CVE-2022-4135, a Chrome GPU sandbox bypass only affecting Android (0-day at time of exploitation), fixed in November 2022. Sergei Glazunov from Project Zero helped analyze the exploit and wrote a root cause analysis for this bug.
CVE-2022-38181, a privilege escalation bug fixed by ARM in August 2022. It is unclear if attackers had an exploit for this vulnerability before it was reported to ARM.
“We were unable to obtain the final payload for this exploit chain.” reads the post published Google TAG. “When ARM released a fix for CVE-2022-38181, patches were not immediately incorporated by vendors, resulting in the bugs exploitation. This was recently highlighted by blog posts from Project Zero and Github Security Lab.”
The second campaign was spotted in December 2022 when the researchers discovered an exploit chain targeting the latest version of the Samsung Internet Browser using multiple zero-days and n-days.
The victims of the attack were people in the United Arab Emirates (UAE) that were targeted by Variston commercial spyware. The attackers used one-time links sent via SMS to targets’ devices.
The link directed users to a landing page that is the same TAG examined in the Heliconia framework developed by Variston. The exploit chain delivered a fully featured Android spyware suite written in C++ that was able to steal data from various chat and browser applications. Experts believe that the threat actor could be a customer or partner of Variston, or a third-party working closely with the spyware vendor.
The exploit chain included the following 0-days and n-days:
CVE-2022-4262, a type confusion vulnerability in Chrome fixed in December 2022 (0-day at time of exploitation) – similar to CVE-2022-1134.
CVE-2022-3038, a sandbox escape in Chrome fixed in August 2022, in version 105 and found by Sergei Glazunov in June 2022.
CVE-2022-22706, a vulnerability in Mali GPU Kernel Driver fixed by ARM in January 2022 and marked as being used in the wild. At the time of delivery, the latest Samsung firmware had not included a fix for this vulnerability. This vulnerability grants the attacker system access.
CVE-2023-0266, a race condition vulnerability in the Linux kernel sound subsystem reachable from the system user and that gives the attacker kernel read and write access (0-day at time of exploitation).
Google TAG shared indicators of compromise (IoCs) for both campaigns.

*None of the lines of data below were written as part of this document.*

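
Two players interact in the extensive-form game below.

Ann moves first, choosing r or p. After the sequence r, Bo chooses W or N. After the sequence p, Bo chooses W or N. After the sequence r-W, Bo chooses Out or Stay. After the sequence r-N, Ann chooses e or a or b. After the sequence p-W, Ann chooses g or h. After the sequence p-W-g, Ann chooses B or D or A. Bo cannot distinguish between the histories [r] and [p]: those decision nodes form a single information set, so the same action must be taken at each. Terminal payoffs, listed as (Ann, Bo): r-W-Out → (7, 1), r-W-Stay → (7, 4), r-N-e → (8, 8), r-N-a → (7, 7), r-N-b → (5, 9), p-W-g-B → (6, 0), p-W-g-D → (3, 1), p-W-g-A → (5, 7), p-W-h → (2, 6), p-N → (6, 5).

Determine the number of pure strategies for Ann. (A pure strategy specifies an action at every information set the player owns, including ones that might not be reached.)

Ann owns the root with actions {r, p} — two choices.
Ann owns the node after r-N with actions {e, a, b} — three choices.
Ann owns the node after p-W with actions {g, h} — two choices.
Ann owns the node after p-W-g with actions {B, D, A} — three choices.
A pure strategy fixes one action at each information set independently, so the count is the product 2 × 3 × 2 × 3 = 36.

36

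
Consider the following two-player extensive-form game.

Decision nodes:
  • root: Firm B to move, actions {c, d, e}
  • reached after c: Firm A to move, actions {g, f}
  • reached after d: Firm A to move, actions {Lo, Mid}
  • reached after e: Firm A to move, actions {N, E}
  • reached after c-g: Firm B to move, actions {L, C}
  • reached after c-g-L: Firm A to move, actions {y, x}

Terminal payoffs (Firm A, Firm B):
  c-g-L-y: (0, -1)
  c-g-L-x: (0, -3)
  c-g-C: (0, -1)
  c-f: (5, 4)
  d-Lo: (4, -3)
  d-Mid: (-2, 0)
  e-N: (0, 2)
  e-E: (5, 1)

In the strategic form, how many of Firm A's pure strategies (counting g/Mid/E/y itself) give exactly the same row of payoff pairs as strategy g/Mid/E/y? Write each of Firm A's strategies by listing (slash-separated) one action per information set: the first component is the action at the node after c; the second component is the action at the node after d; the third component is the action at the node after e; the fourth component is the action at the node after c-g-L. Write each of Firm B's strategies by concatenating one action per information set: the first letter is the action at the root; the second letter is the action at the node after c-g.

1

Row for g/Mid/E/y (columns cL, cC, dL, dC, eL, eC): (0,-1) (0,-1) (-2,0) (-2,0) (5,1) (5,1).
Every one of Firm A's information sets is on the play path for some reply by Firm B when Firm A follows g/Mid/E/y.
Changing the action at any of them therefore changes at least one column, so only g/Mid/E/y itself gives this row.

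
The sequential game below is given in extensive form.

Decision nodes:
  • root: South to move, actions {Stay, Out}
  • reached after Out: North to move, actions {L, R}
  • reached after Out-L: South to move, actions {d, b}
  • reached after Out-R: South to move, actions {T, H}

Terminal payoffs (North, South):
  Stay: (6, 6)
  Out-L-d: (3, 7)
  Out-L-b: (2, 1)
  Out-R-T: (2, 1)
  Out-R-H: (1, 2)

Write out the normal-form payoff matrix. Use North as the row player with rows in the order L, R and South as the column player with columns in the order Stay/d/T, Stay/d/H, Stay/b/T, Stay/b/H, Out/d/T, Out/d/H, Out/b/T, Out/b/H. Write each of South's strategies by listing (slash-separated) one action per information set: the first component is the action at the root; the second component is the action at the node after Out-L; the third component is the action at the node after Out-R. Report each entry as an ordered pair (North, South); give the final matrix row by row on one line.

L: (6,6) (6,6) (6,6) (6,6) (3,7) (3,7) (2,1) (2,1) | R: (6,6) (6,6) (6,6) (6,6) (2,1) (1,2) (2,1) (1,2)

Row L: Stay/d/T→(6,6), Stay/d/H→(6,6), Stay/b/T→(6,6), Stay/b/H→(6,6), Out/d/T→(3,7), Out/d/H→(3,7), Out/b/T→(2,1), Out/b/H→(2,1)
Row R: Stay/d/T→(6,6), Stay/d/H→(6,6), Stay/b/T→(6,6), Stay/b/H→(6,6), Out/d/T→(2,1), Out/d/H→(1,2), Out/b/T→(2,1), Out/b/H→(1,2)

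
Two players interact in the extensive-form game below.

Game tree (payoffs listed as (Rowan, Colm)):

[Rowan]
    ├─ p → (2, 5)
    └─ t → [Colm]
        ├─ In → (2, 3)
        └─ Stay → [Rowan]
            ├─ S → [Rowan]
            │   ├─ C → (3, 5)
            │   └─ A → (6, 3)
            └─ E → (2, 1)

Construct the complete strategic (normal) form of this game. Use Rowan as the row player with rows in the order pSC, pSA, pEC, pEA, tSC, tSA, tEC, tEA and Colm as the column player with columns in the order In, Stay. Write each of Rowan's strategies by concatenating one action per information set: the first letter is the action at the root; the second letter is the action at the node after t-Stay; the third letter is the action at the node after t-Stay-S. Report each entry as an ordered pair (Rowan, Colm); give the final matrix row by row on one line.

pSC: (2,5) (2,5) | pSA: (2,5) (2,5) | pEC: (2,5) (2,5) | pEA: (2,5) (2,5) | tSC: (2,3) (3,5) | tSA: (2,3) (6,3) | tEC: (2,3) (2,1) | tEA: (2,3) (2,1)

Row pSC: In→(2,5), Stay→(2,5)
Row pSA: In→(2,5), Stay→(2,5)
Row pEC: In→(2,5), Stay→(2,5)
Row pEA: In→(2,5), Stay→(2,5)
Row tSC: In→(2,3), Stay→(3,5)
Row tSA: In→(2,3), Stay→(6,3)
Row tEC: In→(2,3), Stay→(2,1)
Row tEA: In→(2,3), Stay→(2,1)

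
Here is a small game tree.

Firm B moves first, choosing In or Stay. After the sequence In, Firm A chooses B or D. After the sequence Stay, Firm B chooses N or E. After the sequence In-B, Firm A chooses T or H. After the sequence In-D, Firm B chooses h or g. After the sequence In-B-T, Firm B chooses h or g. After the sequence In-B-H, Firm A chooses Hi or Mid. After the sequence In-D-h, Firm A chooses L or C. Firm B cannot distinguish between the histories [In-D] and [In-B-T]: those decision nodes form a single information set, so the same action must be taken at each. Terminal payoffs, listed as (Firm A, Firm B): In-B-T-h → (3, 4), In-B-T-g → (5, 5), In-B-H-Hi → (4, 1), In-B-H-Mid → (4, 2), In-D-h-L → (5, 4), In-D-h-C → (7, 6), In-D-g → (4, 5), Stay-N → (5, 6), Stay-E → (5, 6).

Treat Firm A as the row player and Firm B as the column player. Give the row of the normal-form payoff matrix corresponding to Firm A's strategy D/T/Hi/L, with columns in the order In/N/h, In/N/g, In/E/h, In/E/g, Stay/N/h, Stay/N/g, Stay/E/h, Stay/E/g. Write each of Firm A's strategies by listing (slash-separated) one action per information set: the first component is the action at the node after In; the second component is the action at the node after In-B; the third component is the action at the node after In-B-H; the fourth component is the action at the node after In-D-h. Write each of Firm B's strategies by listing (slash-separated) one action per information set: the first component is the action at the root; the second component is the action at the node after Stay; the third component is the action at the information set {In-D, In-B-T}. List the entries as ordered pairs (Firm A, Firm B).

(5,4) (4,5) (5,4) (4,5) (5,6) (5,6) (5,6) (5,6)

vs In/N/h: Firm B plays In → Firm A plays D at [In] → Firm B plays h at [In-D] → Firm A plays L at [In-D-h] → (5, 4)
vs In/N/g: Firm B plays In → Firm A plays D at [In] → Firm B plays g at [In-D] → (4, 5)
vs In/E/h: Firm B plays In → Firm A plays D at [In] → Firm B plays h at [In-D] → Firm A plays L at [In-D-h] → (5, 4)
vs In/E/g: Firm B plays In → Firm A plays D at [In] → Firm B plays g at [In-D] → (4, 5)
vs Stay/N/h: Firm B plays Stay → Firm B plays N at [Stay] → (5, 6)
vs Stay/N/g: Firm B plays Stay → Firm B plays N at [Stay] → (5, 6)
vs Stay/E/h: Firm B plays Stay → Firm B plays E at [Stay] → (5, 6)
vs Stay/E/g: Firm B plays Stay → Firm B plays E at [Stay] → (5, 6)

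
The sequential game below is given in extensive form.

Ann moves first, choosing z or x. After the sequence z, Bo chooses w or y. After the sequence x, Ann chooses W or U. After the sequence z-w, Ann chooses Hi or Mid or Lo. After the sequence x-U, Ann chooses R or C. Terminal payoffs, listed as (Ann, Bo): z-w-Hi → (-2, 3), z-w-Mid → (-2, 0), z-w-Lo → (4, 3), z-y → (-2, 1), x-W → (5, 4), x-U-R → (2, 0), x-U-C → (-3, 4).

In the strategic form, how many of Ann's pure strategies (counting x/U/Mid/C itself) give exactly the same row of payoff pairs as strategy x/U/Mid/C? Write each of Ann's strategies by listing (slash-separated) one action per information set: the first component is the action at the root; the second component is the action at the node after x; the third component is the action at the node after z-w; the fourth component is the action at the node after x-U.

3

Row for x/U/Mid/C (columns w, y): (-3,4) (-3,4).
Under x/U/Mid/C, Ann's choice at the node after z-w can never be reached regardless of what Bo does, so varying those choices leaves every outcome unchanged.
Holding the reachable choices fixed and varying the unreachable one freely already gives 3 equivalent strategies.
No other strategy reproduces this row, so those 3 are the full class: x/U/Hi/C, x/U/Mid/C, x/U/Lo/C.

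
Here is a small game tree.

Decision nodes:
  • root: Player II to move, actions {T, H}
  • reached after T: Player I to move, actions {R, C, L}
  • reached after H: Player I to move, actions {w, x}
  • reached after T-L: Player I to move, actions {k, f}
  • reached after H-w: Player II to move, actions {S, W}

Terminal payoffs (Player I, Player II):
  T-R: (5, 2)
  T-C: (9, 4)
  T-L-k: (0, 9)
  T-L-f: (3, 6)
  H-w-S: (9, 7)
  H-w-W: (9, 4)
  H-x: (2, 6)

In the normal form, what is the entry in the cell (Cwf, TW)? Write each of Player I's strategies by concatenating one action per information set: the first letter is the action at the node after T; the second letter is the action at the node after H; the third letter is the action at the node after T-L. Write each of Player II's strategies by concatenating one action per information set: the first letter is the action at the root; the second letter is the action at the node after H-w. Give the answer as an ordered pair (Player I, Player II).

Trace the play path from the root:
  Player II plays T
  Player I plays C at [T]
→ terminal payoff (9, 4).
(Player I's choice at the node after H is never reached on this path, so it doesn't affect the outcome.)

(9, 4)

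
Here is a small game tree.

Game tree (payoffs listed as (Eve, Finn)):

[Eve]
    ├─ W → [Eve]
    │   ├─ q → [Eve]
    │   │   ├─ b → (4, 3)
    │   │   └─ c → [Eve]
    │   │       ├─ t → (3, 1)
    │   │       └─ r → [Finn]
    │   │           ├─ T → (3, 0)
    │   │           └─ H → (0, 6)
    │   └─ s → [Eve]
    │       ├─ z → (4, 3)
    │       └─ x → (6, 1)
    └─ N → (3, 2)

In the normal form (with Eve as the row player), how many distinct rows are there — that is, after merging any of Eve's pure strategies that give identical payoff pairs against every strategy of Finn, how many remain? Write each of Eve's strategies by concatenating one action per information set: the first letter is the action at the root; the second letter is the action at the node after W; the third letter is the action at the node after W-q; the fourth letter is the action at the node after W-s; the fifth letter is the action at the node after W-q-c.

Eve has 32 pure strategies: Wqbzt, Wqbzr, Wqbxt, Wqbxr, Wqczt, Wqczr, Wqcxt, Wqcxr, Wsbzt, Wsbzr, Wsbxt, Wsbxr, Wsczt, Wsczr, Wscxt, Wscxr, Nqbzt, Nqbzr, Nqbxt, Nqbxr, Nqczt, Nqczr, Nqcxt, Nqcxr, Nsbzt, Nsbzr, Nsbxt, Nsbxr, Nsczt, Nsczr, Nscxt, Nscxr. Columns: T, H.
{Wqbzt, Wqbzr, Wqbxt, Wqbxr, Wsbzt, Wsbzr, Wsczt, Wsczr} → row (4,3) (4,3)
{Wqczt, Wqcxt} → row (3,1) (3,1)
{Wqczr, Wqcxr} → row (3,0) (0,6)
{Wsbxt, Wsbxr, Wscxt, Wscxr} → row (6,1) (6,1)
{Nqbzt, Nqbzr, Nqbxt, Nqbxr, Nqczt, Nqczr, Nqcxt, Nqcxr, Nsbzt, Nsbzr, Nsbxt, Nsbxr, Nsczt, Nsczr, Nscxt, Nscxr} → row (3,2) (3,2)
That's 5 distinct rows out of 32 strategies.

5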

“These campaigns are a reminder that the commercial spyware industry continues to thrive. Even smaller surveillance vendors have access to 0-days, and vendors stockpiling and using 0-day vulnerabilities in secret pose a severe risk to the Internet.” concludes the report. “These campaigns may also indicate that exploits and techniques are being shared between surveillance vendors, enabling the proliferation of dangerous hacking tools. We remain committed to updating the community, and taking steps to protect users, as we uncover these campaigns.”